Comment s’est passé le casting ?
Au début je suis parti sur un casting de stars, mais je me suis rendu compte qu’il fallait des acteurs davantage vierges dans l’esprit du spectateur pour que l’on puisse plus facilement s’identifier à eux. Ce qui m’intéressait, c’était de trouver un couple, non de trouver un acteur plus un autre. Il fallait que ça soit une évidence, qu’on croie d’emblée à leur vécu commun, qu’il y ait de la familiarité et de la complicité entre eux. Ce sont des choses toutes simples : on met deux personnes côte à côte et l’on se dit : “Ah oui, c’est possible.” Pour les essais, j’ai fait jouer une séquence de SCÈNES DE LA VIE CONJUGALE de Bergman, quand le personnage de Liv Ulmann vient voir son mari pour signer les papiers du divorce. Ils se disputent pour une pendule lors du partage des biens, au moment du divorce. Ils ont chacun une histoire d’amour de leur côté, lui est malade, elle s’apprête à partir en voyage, mais ils refont l’amour, il y a une complicité qui revient, ils ont gardé un attachement fort l’un à l’autre.
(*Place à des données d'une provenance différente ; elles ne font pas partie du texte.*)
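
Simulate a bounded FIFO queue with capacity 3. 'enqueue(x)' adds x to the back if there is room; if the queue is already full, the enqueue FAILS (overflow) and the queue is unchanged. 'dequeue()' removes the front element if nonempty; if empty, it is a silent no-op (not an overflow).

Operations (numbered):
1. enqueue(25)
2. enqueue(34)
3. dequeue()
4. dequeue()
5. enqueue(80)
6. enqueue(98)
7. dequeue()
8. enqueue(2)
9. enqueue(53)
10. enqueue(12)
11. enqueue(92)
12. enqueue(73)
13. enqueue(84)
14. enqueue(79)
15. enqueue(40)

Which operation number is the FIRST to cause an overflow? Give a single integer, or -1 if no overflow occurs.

Answer: 10

Derivation:
1. enqueue(25): size=1
2. enqueue(34): size=2
3. dequeue(): size=1
4. dequeue(): size=0
5. enqueue(80): size=1
6. enqueue(98): size=2
7. dequeue(): size=1
8. enqueue(2): size=2
9. enqueue(53): size=3
10. enqueue(12): size=3=cap → OVERFLOW (fail)
11. enqueue(92): size=3=cap → OVERFLOW (fail)
12. enqueue(73): size=3=cap → OVERFLOW (fail)
13. enqueue(84): size=3=cap → OVERFLOW (fail)
14. enqueue(79): size=3=cap → OVERFLOW (fail)
15. enqueue(40): size=3=cap → OVERFLOW (fail)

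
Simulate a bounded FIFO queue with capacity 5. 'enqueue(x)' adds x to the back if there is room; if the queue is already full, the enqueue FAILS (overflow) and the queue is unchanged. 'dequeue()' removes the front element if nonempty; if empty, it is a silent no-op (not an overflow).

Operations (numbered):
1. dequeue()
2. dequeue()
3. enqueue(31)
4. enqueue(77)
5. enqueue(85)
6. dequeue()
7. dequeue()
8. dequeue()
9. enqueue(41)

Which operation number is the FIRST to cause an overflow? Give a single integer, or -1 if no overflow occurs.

1. dequeue(): empty, no-op, size=0
2. dequeue(): empty, no-op, size=0
3. enqueue(31): size=1
4. enqueue(77): size=2
5. enqueue(85): size=3
6. dequeue(): size=2
7. dequeue(): size=1
8. dequeue(): size=0
9. enqueue(41): size=1

Answer: -1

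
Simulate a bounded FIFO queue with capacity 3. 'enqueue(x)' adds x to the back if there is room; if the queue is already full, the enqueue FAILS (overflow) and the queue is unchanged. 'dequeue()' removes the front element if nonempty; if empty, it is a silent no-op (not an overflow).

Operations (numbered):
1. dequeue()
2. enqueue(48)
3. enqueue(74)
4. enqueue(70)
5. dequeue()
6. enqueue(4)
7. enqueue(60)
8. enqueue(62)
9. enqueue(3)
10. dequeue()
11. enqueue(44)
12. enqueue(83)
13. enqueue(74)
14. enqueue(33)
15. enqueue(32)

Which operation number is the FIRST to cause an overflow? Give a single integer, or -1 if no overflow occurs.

1. dequeue(): empty, no-op, size=0
2. enqueue(48): size=1
3. enqueue(74): size=2
4. enqueue(70): size=3
5. dequeue(): size=2
6. enqueue(4): size=3
7. enqueue(60): size=3=cap → OVERFLOW (fail)
8. enqueue(62): size=3=cap → OVERFLOW (fail)
9. enqueue(3): size=3=cap → OVERFLOW (fail)
10. dequeue(): size=2
11. enqueue(44): size=3
12. enqueue(83): size=3=cap → OVERFLOW (fail)
13. enqueue(74): size=3=cap → OVERFLOW (fail)
14. enqueue(33): size=3=cap → OVERFLOW (fail)
15. enqueue(32): size=3=cap → OVERFLOW (fail)

Answer: 7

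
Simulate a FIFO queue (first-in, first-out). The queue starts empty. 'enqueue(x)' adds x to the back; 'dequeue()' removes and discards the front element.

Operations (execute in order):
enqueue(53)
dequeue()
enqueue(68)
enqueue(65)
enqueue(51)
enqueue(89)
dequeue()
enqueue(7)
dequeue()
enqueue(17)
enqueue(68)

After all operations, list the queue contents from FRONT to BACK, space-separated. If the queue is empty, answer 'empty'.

enqueue(53): [53]
dequeue(): []
enqueue(68): [68]
enqueue(65): [68, 65]
enqueue(51): [68, 65, 51]
enqueue(89): [68, 65, 51, 89]
dequeue(): [65, 51, 89]
enqueue(7): [65, 51, 89, 7]
dequeue(): [51, 89, 7]
enqueue(17): [51, 89, 7, 17]
enqueue(68): [51, 89, 7, 17, 68]

Answer: 51 89 7 17 68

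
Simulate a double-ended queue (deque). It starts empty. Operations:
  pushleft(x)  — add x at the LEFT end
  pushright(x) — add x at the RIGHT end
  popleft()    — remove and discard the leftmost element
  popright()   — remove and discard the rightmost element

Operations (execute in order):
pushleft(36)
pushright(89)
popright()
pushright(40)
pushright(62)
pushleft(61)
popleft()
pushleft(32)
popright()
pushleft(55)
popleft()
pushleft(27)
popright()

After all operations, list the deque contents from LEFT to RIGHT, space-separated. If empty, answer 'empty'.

pushleft(36): [36]
pushright(89): [36, 89]
popright(): [36]
pushright(40): [36, 40]
pushright(62): [36, 40, 62]
pushleft(61): [61, 36, 40, 62]
popleft(): [36, 40, 62]
pushleft(32): [32, 36, 40, 62]
popright(): [32, 36, 40]
pushleft(55): [55, 32, 36, 40]
popleft(): [32, 36, 40]
pushleft(27): [27, 32, 36, 40]
popright(): [27, 32, 36]

Answer: 27 32 36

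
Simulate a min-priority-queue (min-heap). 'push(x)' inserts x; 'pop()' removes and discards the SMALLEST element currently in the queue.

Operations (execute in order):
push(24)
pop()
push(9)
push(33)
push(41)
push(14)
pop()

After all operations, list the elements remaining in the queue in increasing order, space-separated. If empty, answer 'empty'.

push(24): heap contents = [24]
pop() → 24: heap contents = []
push(9): heap contents = [9]
push(33): heap contents = [9, 33]
push(41): heap contents = [9, 33, 41]
push(14): heap contents = [9, 14, 33, 41]
pop() → 9: heap contents = [14, 33, 41]

Answer: 14 33 41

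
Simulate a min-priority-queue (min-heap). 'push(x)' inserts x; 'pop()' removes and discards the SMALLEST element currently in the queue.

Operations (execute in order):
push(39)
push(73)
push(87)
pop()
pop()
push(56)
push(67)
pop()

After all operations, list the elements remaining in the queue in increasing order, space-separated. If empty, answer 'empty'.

Answer: 67 87

Derivation:
push(39): heap contents = [39]
push(73): heap contents = [39, 73]
push(87): heap contents = [39, 73, 87]
pop() → 39: heap contents = [73, 87]
pop() → 73: heap contents = [87]
push(56): heap contents = [56, 87]
push(67): heap contents = [56, 67, 87]
pop() → 56: heap contents = [67, 87]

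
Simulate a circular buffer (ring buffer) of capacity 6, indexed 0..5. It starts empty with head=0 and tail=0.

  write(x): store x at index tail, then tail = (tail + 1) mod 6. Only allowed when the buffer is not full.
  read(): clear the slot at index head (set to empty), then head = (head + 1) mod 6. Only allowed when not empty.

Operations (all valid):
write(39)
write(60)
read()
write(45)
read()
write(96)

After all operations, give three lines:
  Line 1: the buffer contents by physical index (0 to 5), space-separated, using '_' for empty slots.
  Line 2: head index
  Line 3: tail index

Answer: _ _ 45 96 _ _
2
4

Derivation:
write(39): buf=[39 _ _ _ _ _], head=0, tail=1, size=1
write(60): buf=[39 60 _ _ _ _], head=0, tail=2, size=2
read(): buf=[_ 60 _ _ _ _], head=1, tail=2, size=1
write(45): buf=[_ 60 45 _ _ _], head=1, tail=3, size=2
read(): buf=[_ _ 45 _ _ _], head=2, tail=3, size=1
write(96): buf=[_ _ 45 96 _ _], head=2, tail=4, size=2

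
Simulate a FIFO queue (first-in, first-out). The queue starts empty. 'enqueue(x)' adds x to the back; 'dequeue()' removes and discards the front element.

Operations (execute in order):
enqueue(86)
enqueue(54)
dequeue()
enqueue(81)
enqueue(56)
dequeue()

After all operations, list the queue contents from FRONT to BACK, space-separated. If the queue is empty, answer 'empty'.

enqueue(86): [86]
enqueue(54): [86, 54]
dequeue(): [54]
enqueue(81): [54, 81]
enqueue(56): [54, 81, 56]
dequeue(): [81, 56]

Answer: 81 56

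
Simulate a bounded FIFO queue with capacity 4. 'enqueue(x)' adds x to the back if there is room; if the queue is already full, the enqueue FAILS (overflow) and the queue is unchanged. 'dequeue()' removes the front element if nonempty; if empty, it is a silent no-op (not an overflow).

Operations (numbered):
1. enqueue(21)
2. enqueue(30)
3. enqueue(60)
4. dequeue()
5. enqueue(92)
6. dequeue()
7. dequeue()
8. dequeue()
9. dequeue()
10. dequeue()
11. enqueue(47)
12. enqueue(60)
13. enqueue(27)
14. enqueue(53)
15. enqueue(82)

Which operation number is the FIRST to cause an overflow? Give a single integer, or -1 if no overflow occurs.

1. enqueue(21): size=1
2. enqueue(30): size=2
3. enqueue(60): size=3
4. dequeue(): size=2
5. enqueue(92): size=3
6. dequeue(): size=2
7. dequeue(): size=1
8. dequeue(): size=0
9. dequeue(): empty, no-op, size=0
10. dequeue(): empty, no-op, size=0
11. enqueue(47): size=1
12. enqueue(60): size=2
13. enqueue(27): size=3
14. enqueue(53): size=4
15. enqueue(82): size=4=cap → OVERFLOW (fail)

Answer: 15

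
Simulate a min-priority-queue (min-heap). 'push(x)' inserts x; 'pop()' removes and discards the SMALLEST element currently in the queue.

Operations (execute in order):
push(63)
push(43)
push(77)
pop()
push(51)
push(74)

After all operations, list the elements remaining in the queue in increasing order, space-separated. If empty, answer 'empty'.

Answer: 51 63 74 77

Derivation:
push(63): heap contents = [63]
push(43): heap contents = [43, 63]
push(77): heap contents = [43, 63, 77]
pop() → 43: heap contents = [63, 77]
push(51): heap contents = [51, 63, 77]
push(74): heap contents = [51, 63, 74, 77]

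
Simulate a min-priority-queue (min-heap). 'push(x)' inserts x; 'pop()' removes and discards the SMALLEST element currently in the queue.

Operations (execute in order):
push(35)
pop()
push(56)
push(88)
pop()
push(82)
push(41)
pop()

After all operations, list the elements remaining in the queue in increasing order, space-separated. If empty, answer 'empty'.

Answer: 82 88

Derivation:
push(35): heap contents = [35]
pop() → 35: heap contents = []
push(56): heap contents = [56]
push(88): heap contents = [56, 88]
pop() → 56: heap contents = [88]
push(82): heap contents = [82, 88]
push(41): heap contents = [41, 82, 88]
pop() → 41: heap contents = [82, 88]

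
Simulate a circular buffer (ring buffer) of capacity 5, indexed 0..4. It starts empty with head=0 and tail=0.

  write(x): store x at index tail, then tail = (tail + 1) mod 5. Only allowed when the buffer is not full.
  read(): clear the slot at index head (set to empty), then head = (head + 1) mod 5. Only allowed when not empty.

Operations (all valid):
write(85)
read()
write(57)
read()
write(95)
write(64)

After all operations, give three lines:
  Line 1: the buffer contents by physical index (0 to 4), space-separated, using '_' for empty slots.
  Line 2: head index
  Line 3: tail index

Answer: _ _ 95 64 _
2
4

Derivation:
write(85): buf=[85 _ _ _ _], head=0, tail=1, size=1
read(): buf=[_ _ _ _ _], head=1, tail=1, size=0
write(57): buf=[_ 57 _ _ _], head=1, tail=2, size=1
read(): buf=[_ _ _ _ _], head=2, tail=2, size=0
write(95): buf=[_ _ 95 _ _], head=2, tail=3, size=1
write(64): buf=[_ _ 95 64 _], head=2, tail=4, size=2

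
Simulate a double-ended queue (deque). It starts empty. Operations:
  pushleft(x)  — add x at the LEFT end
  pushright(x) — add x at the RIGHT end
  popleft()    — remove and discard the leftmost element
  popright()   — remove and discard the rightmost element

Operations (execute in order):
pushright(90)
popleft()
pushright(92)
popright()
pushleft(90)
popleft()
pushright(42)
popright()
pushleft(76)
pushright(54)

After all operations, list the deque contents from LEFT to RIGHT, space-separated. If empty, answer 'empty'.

Answer: 76 54

Derivation:
pushright(90): [90]
popleft(): []
pushright(92): [92]
popright(): []
pushleft(90): [90]
popleft(): []
pushright(42): [42]
popright(): []
pushleft(76): [76]
pushright(54): [76, 54]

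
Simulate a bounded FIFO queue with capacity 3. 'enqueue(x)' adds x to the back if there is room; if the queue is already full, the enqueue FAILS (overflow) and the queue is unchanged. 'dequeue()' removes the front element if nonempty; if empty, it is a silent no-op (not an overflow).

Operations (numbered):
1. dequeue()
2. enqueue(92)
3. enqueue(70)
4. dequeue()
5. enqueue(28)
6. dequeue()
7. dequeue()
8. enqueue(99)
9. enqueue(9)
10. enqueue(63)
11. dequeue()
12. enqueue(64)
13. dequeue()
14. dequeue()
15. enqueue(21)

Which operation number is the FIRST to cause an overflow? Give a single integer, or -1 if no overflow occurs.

1. dequeue(): empty, no-op, size=0
2. enqueue(92): size=1
3. enqueue(70): size=2
4. dequeue(): size=1
5. enqueue(28): size=2
6. dequeue(): size=1
7. dequeue(): size=0
8. enqueue(99): size=1
9. enqueue(9): size=2
10. enqueue(63): size=3
11. dequeue(): size=2
12. enqueue(64): size=3
13. dequeue(): size=2
14. dequeue(): size=1
15. enqueue(21): size=2

Answer: -1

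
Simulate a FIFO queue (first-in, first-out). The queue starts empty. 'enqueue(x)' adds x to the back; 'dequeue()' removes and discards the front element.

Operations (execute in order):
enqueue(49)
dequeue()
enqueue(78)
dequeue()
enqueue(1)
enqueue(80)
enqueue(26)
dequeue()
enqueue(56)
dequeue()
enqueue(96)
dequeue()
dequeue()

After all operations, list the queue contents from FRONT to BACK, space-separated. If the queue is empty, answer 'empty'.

enqueue(49): [49]
dequeue(): []
enqueue(78): [78]
dequeue(): []
enqueue(1): [1]
enqueue(80): [1, 80]
enqueue(26): [1, 80, 26]
dequeue(): [80, 26]
enqueue(56): [80, 26, 56]
dequeue(): [26, 56]
enqueue(96): [26, 56, 96]
dequeue(): [56, 96]
dequeue(): [96]

Answer: 96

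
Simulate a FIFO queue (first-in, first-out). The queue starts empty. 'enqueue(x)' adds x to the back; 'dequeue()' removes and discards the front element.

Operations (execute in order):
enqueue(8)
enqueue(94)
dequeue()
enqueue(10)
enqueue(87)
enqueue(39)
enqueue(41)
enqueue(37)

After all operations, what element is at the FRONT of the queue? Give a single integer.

enqueue(8): queue = [8]
enqueue(94): queue = [8, 94]
dequeue(): queue = [94]
enqueue(10): queue = [94, 10]
enqueue(87): queue = [94, 10, 87]
enqueue(39): queue = [94, 10, 87, 39]
enqueue(41): queue = [94, 10, 87, 39, 41]
enqueue(37): queue = [94, 10, 87, 39, 41, 37]

Answer: 94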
Cette scène est passionnante parce qu’elle offre à jouer aux comédiens une succession de sentiments variés et profonds.

Ce sont des rôles particuliers qui vous ont donné envie de voir Stéphane Freiss et Valeria Bruni-Tedeschi ?
Stéphane, je l’avais remarqué au théâtre dans une pièce de Yasmina Reza, il était à la fois charmant et un peu inquiétant. En le filmant pendant les essais, j’ai tout de suite senti qu’il avait une grande intériorité à l’image. Il exprime une présence masculine forte et, en même temps, une certaine absence, une fragilité, quelque chose d’un peu enfantin dans le regard. Pour Valeria, je pensais que, sous son apparence de vulnérabilité, surexploitée dans les films, pouvait apparaître comme une force. Je trouvais donc intéressant de montrer ce côté double. Elle a incarné beaucoup de personnages qui ne mettaient pas en valeur sa féminité et sa beauté, qui nécessitaient qu’elle ait une manière un peu névrotique de se tenir, de marcher et de se recroqueviller sur elle-même, avec les cheveux qui cachent la moitié du visage. Pour ce film, je voulais qu’elle s’ouvre physiquement et qu’elle se sente belle.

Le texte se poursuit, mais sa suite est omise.